The body that oversees the initiative to allow ships to safely export grain stopped sending updates after Russia took issue with information in a grain deal update from the UN.
The new updates have been amended to include information on fertiliser exports, but omit other details.
THE Joint Co-ordination Centre, which facilitates implementation of the Black Sea Grain Initiative allowing ships to safely export grain, other foodstuffs and fertilisers, including ammonia, from Ukraine, has resumed operational updates.
The JCC had been issuing almost daily operational updates until February 1, shortly after Moscow responded to a statement published by the United Nations Secretary-General about the Black Sea Grain Initiative saying the information “distorts the facts”.

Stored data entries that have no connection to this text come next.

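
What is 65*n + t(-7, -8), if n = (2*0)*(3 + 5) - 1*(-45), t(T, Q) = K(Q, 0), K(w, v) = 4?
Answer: 2929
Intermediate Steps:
t(T, Q) = 4
n = 45 (n = 0*8 + 45 = 0 + 45 = 45)
65*n + t(-7, -8) = 65*45 + 4 = 2925 + 4 = 2929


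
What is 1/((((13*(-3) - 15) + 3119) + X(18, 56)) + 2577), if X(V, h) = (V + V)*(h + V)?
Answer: 1/8306 ≈ 0.00012039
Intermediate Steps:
X(V, h) = 2*V*(V + h) (X(V, h) = (2*V)*(V + h) = 2*V*(V + h))
1/((((13*(-3) - 15) + 3119) + X(18, 56)) + 2577) = 1/((((13*(-3) - 15) + 3119) + 2*18*(18 + 56)) + 2577) = 1/((((-39 - 15) + 3119) + 2*18*74) + 2577) = 1/(((-54 + 3119) + 2664) + 2577) = 1/((3065 + 2664) + 2577) = 1/(5729 + 2577) = 1/8306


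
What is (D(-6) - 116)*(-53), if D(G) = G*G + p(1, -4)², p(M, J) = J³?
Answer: -212848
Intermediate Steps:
D(G) = 4096 + G² (D(G) = G*G + ((-4)³)² = G² + (-64)² = G² + 4096 = 4096 + G²)
(D(-6) - 116)*(-53) = ((4096 + (-6)²) - 116)*(-53) = ((4096 + 36) - 116)*(-53) = (4132 - 116)*(-53) = 4016*(-53) = -212848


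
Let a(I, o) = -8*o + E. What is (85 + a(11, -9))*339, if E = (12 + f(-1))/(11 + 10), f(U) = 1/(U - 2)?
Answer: 160234/3 ≈ 53411.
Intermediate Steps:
f(U) = 1/(-2 + U)
E = 5/9 (E = (12 + 1/(-2 - 1))/(11 + 10) = (12 + 1/(-3))/21 = (12 - 1/3)*(1/21) = (35/3)*(1/21) = 5/9 ≈ 0.55556)
a(I, o) = 5/9 - 8*o (a(I, o) = -8*o + 5/9 = 5/9 - 8*o)
(85 + a(11, -9))*339 = (85 + (5/9 - 8*(-9)))*339 = (85 + (5/9 + 72))*339 = (85 + 653/9)*339 = (1418/9)*339 = 160234/3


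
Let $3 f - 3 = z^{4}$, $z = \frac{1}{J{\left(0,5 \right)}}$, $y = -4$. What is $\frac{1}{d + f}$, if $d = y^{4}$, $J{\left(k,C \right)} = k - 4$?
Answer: $\frac{768}{197377} \approx 0.003891$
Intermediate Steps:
$J{\left(k,C \right)} = -4 + k$
$z = - \frac{1}{4}$ ($z = \frac{1}{-4 + 0} = \frac{1}{-4} = - \frac{1}{4} \approx -0.25$)
$d = 256$ ($d = \left(-4\right)^{4} = 256$)
$f = \frac{769}{768}$ ($f = 1 + \frac{\left(- \frac{1}{4}\right)^{4}}{3} = 1 + \frac{1}{3} \cdot \frac{1}{256} = 1 + \frac{1}{768} = \frac{769}{768} \approx 1.0013$)
$\frac{1}{d + f} = \frac{1}{256 + \frac{769}{768}} = \frac{1}{\frac{197377}{768}} = \frac{768}{197377}$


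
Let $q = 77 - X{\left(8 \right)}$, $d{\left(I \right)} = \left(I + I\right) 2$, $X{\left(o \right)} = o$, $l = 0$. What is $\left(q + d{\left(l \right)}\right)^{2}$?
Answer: $4761$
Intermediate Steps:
$d{\left(I \right)} = 4 I$ ($d{\left(I \right)} = 2 I 2 = 4 I$)
$q = 69$ ($q = 77 - 8 = 69$)
$\left(q + d{\left(l \right)}\right)^{2} = \left(69 + 4 \cdot 0\right)^{2} = \left(69 + 0\right)^{2} = 69^{2} = 4761$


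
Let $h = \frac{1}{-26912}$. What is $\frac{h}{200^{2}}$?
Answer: $- \frac{1}{1076480000} \approx -9.2895 \cdot 10^{-10}$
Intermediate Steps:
$h = - \frac{1}{26912} \approx -3.7158 \cdot 10^{-5}$
$\frac{h}{200^{2}} = - \frac{1}{26912 \cdot 200^{2}} = - \frac{1}{26912 \cdot 40000} = \left(- \frac{1}{26912}\right) \frac{1}{40000} = - \frac{1}{1076480000}$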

The UN statement included information about the exports to date, details on daily inspections, and referenced the need for the facilitation of fertiliser exports.
The JCC resumed its updates on February 24 with a revised format.
Reference is no longer made to the number of inspections completed each day, nor the number planned for the following day.
Information on the daily number of completed inspections is still readily available on the initiative’s website.
Ukrainian government officials have repeatedly accused Russian representatives of deliberately delaying and slowing inspections of vessels participating in the deal.
The disclosure: “Destinations indicated are based on information received at the JCC and may change based on commercial activity. Grains that reach a destination may go through processing and be transhipped to other countries,” has been removed.
Moscow has accused the UN of changing the narrative of the Black Sea Initiative from a humanitarian to commercial deal.
The Black Sea Grain Initiative was always a commercial agreement that is dictated by commercial trade.
The sentence: “No fertiliser, including ammonia, has been exported under the initiative,” has also been included.
Moscow’s press release highlights Russia’s struggle to export fertilisers, which it blames on the UN and Ukraine.
It claims that exports from Yuzhnyi via the Tolyatti-Odesa pipeline, which pre-invasion carried Russian ammonia, should have restarted when the Black Sea Grain Initiative was implemented.
There is no specific reference to the pipeline in the memorandum of understanding signed by the UN and Russia on the facilitation of Russian food and fertiliser.
Russia reportedly tried to negotiate the resumption of ammonia exports from Yuzhnyi during the period before the grain deal’s first renewal in mid-November. The outcome of these negotiations has not been made public, but when the deal was extended, it was under the original conditions.
The spokesperson for the UN Secretary-General said earlier this month that it is a “constant effort” to implement the Black Sea Grain Initiative, including the unimpeded trade of fertiliser.
According to the UN, there is a ship laden with Russian fertiliser stuck in a Latvian port.
The JCC has previously made changes to the format of the operational updates, clarifying information as well as adding new data points.